Mais Rabat n’entend pas jouer le rôle de simple relais de l’ancienne puissance coloniale. Au contraire, le Maroc capitalise sur cette reconnaissance pour consolider sa propre vision d’une Afrique unie et indépendante, renforçant ses alliances avec des pays comme le Sénégal, la Côte d’Ivoire et le Gabon. Ce basculement stratégique témoigne du repositionnement du royaume en tant que leader régional autonome, capable d’influencer le jeu diplomatique africain sans nécessairement s’aligner systématiquement sur les intérêts français.

La francophonie et la réputation du Maroc : un levier d’influence

Le Maroc a su tisser sa toile en Afrique subsaharienne bien avant le déclin de l’influence française. Grâce à la francophonie, il s’est progressivement imposé dans des secteurs stratégiques autrefois dominés par Paris : éducation, culture, médias, infrastructures. Ses universités accueillent un nombre croissant d’élites africaines, ses banques structurent le marché régional et ses entreprises de BTP remplacent progressivement les grands groupes français.

Mais au-delà de la francophonie, le Maroc bénéficie d’un autre levier d’influence puissant : l’islam. En tant que pays musulman doté d’une légitimité religieuse reconnue, notamment via la commanderie des croyants que détient le roi, il joue un rôle clé dans la formation des imams et la diffusion d’un islam modéré dans plusieurs pays d’Afrique de l’Ouest. Ce soft power religieux, combiné à son positionnement économique, lui permet de nouer des alliances solides et d’ancrer durablement son influence, là où la France est souvent perçue avec méfiance en raison de son passé colonial.

Le Maroc fait ce qui n’a jamais était fait

Malgré son influence grandissante en Afrique, le Maroc a récemment connu un revers sur la scène diplomatique continentale. Lors des élections de la Commission de l’Union africaine, Rabat a été devancé par Alger, qui a su mobiliser un large soutien au sein des instances panafricaines. Ce succès diplomatique algérien illustre les tensions persistantes entre les deux voisins et souligne que la bataille pour le leadership africain ne se joue pas uniquement sur le terrain économique, mais aussi dans les arènes institutionnelles. 

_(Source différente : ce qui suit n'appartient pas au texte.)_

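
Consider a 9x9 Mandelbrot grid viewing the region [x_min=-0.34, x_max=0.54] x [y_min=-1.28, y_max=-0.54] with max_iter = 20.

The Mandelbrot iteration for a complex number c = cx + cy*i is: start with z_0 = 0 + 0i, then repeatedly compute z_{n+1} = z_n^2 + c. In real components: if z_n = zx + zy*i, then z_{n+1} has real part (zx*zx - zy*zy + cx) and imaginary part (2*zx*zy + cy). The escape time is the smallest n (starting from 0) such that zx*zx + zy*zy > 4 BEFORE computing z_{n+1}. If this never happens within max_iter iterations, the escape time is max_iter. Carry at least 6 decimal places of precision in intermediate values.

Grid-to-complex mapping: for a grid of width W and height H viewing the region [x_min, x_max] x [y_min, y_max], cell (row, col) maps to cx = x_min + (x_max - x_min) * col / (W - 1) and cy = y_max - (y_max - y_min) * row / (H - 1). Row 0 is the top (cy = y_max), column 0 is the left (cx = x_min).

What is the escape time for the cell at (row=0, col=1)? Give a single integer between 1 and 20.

Answer: 20

Derivation:
z_0 = 0 + 0i, c = -0.2300 + -0.5400i
Iter 1: z = -0.2300 + -0.5400i, |z|^2 = 0.3445
Iter 2: z = -0.4687 + -0.2916i, |z|^2 = 0.3047
Iter 3: z = -0.0954 + -0.2667i, |z|^2 = 0.0802
Iter 4: z = -0.2920 + -0.4891i, |z|^2 = 0.3245
Iter 5: z = -0.3840 + -0.2543i, |z|^2 = 0.2121
Iter 6: z = -0.1472 + -0.3447i, |z|^2 = 0.1405
Iter 7: z = -0.3271 + -0.4385i, |z|^2 = 0.2993
Iter 8: z = -0.3153 + -0.2531i, |z|^2 = 0.1635
Iter 9: z = -0.1947 + -0.3804i, |z|^2 = 0.1826
Iter 10: z = -0.3368 + -0.3919i, |z|^2 = 0.2670
Iter 11: z = -0.2701 + -0.2760i, |z|^2 = 0.1492
Iter 12: z = -0.2332 + -0.3909i, |z|^2 = 0.2072
Iter 13: z = -0.3284 + -0.3577i, |z|^2 = 0.2358
Iter 14: z = -0.2501 + -0.3051i, |z|^2 = 0.1556
Iter 15: z = -0.2605 + -0.3874i, |z|^2 = 0.2180
Iter 16: z = -0.3122 + -0.3381i, |z|^2 = 0.2118
Iter 17: z = -0.2469 + -0.3289i, |z|^2 = 0.1691
Iter 18: z = -0.2772 + -0.3776i, |z|^2 = 0.2195
Iter 19: z = -0.2958 + -0.3306i, |z|^2 = 0.1968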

Toutefois, ce revers ne remet pas en cause la dynamique marocaine, qui continue de renforcer ses alliances et d’étendre son influence économique et stratégique à travers le continent. Loin d’un simple remplacement de la France, la stratégie du Maroc s’inscrit dans une vision panafricaine globale. Rabat ne se contente pas de combler un vide, mais ambitionne d’aller plus loin en créant une véritable dynamique de développement intra-africain. Investissements structurants, intégration régionale, renforcement des liens économiques et diplomatiques : autant d’axes qui font du Maroc un Alexandre d’Afrique plutôt qu’un Brutus de la France. Le Maroc n’a pas trahi la France, il l’a dépassé.